6 Replies Latest reply on May 28, 2015 5:19 AM by akhasheni

    site-wide alert exceptions?

    akhasheni

      Is there a way to tell NPM and SAM to not alert if a node or app is unmanaged in one place rather than edit all alerts one-by-one?

       

      Say, I want alerts on nodes and apps that are not up and build a number of different alerts that do different actions based on node/app tier, core application, location and other parameters, and say, I have 23,000 of those alerts. (No, I only have 25 - but still.)

       

      Now, I do not want alerts on any node or app that is unmanaged or in maintenance - or perhaps external.

       

      Is there a way to apply these alert exceptions to all existing alerts in bulk rather than edit them one-by-one?

       

      Thanks.

        • Re: site-wide alert exceptions?
          LadaVarga

          Hello,

           

           

          Alert actions are not executed if object is unmanaged by default. You will see alert in Orion, but no email/log/...

           

          Can be changed in Polling settings:

          Allow alert actions for unmanaged objects

           

           

          Lada

          • Re: site-wide alert exceptions?
            silverbacksays

            If you give your nodes a custom property for 'Location' (or whatever suits), you can build exceptions into alerts for this property.


            For example you could have a "Nodes that are Down" alert, but you don't want to see alerts for nodes that are in London. So you assign all London nodes the "Location" custom property value of "London" and that add a suppression rule on your "Nodes that are Down" alert for where the node custom property "Location" is equal to "London".

             

            You can use the same logic for almost any requirement, using a combination of specific alerts for specific custom properties, and exceptions from some alerts for others.
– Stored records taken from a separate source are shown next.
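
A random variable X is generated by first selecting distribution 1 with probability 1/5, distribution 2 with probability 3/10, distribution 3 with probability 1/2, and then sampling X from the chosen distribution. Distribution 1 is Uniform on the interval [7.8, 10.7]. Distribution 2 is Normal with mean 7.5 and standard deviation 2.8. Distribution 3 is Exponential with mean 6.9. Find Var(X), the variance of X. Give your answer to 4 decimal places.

27.0872

Per component, 1: μ=9.25, E[X²]=86.2633; 2: μ=7.5, E[X²]=64.09; 3: μ=6.9, E[X²]=95.22.
E[X] = 0.2·9.25 + 0.3·7.5 + 0.5·6.9 = 7.55.
E[X²] = 0.2·86.2633 + 0.3·64.09 + 0.5·95.22 = 84.0897.
Var(X) = E[X²] − (E[X])² = 84.0897 − 57.0025 = 27.0872.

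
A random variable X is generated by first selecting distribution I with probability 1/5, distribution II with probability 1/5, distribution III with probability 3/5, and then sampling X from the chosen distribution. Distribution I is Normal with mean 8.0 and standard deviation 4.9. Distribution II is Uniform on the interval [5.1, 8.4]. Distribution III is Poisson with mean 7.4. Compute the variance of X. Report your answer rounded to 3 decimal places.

9.580

Per component, I: μ=8, E[X²]=88.01; II: μ=6.75, E[X²]=46.47; III: μ=7.4, E[X²]=62.16.
E[X] = 0.2·8 + 0.2·6.75 + 0.6·7.4 = 7.39.
E[X²] = 0.2·88.01 + 0.2·46.47 + 0.6·62.16 = 64.192.
Var(X) = E[X²] − (E[X])² = 64.192 − 54.6121 = 9.5799.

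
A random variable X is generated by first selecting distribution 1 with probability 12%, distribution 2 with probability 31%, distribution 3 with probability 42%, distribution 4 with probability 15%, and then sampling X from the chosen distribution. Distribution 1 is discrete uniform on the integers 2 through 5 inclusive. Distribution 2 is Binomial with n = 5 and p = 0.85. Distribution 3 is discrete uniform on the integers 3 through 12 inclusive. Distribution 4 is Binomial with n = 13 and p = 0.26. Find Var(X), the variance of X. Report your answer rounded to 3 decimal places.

Per component, 1: μ=3.5, E[X²]=13.5; 2: μ=4.25, E[X²]=18.7; 3: μ=7.5, E[X²]=64.5; 4: μ=3.38, E[X²]=13.9256.
E[X] = 0.12·3.5 + 0.31·4.25 + 0.42·7.5 + 0.15·3.38 = 5.3945.
E[X²] = 0.12·13.5 + 0.31·18.7 + 0.42·64.5 + 0.15·13.9256 = 36.5958.
Var(X) = E[X²] − (E[X])² = 36.5958 − 29.1006 = 7.49521.

7.495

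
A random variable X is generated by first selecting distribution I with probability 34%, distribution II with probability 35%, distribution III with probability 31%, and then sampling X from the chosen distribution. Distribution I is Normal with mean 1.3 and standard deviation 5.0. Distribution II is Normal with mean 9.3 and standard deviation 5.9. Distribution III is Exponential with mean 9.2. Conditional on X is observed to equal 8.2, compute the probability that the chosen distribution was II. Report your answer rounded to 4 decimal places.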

              • Re: site-wide alert exceptions?
                akhasheni

                That's the point, you have to add that suppression to each alert. There is no way to add one rule that would apply to all alerts, like "do not send any alerts for nodes that are down and that are located in London". (I know this particular condition doesn't make sense - in my case, I want to add an "in maintenance" custom property and silence all alerts for all nodes and apps when that property is set to "yes". So, modify each alert manually? Really?)

                 

                This is compounded by another pet peeve of mine: escalation rules can't be triggered by object properties, only by time elapsed. (See ALERT ESCALATION: BEST PRACTICES? thread.) E.g. can't add an escalation such as "if the object custom property "tier" is 1, email every 15 minutes; if not - just once". This requires separate alerts for each such value of the custom property. As it is, we have 40 active alerts, and they'll keep adding up. Adding suppressions to each one makes it too complex for my liking.

                 

                In your "London" scenario, let's imagine you have 200 active alerts: interfaces, volumes, nodes, app and component monitors, multiplied by conditional escalations, types of issues, teams that handle them. Now you need to add that location-based suppression mechanism: no alerts on anything in London as we have alerts that are specific to the London team. So, modify each and every one of those 200 alerts? Yikes.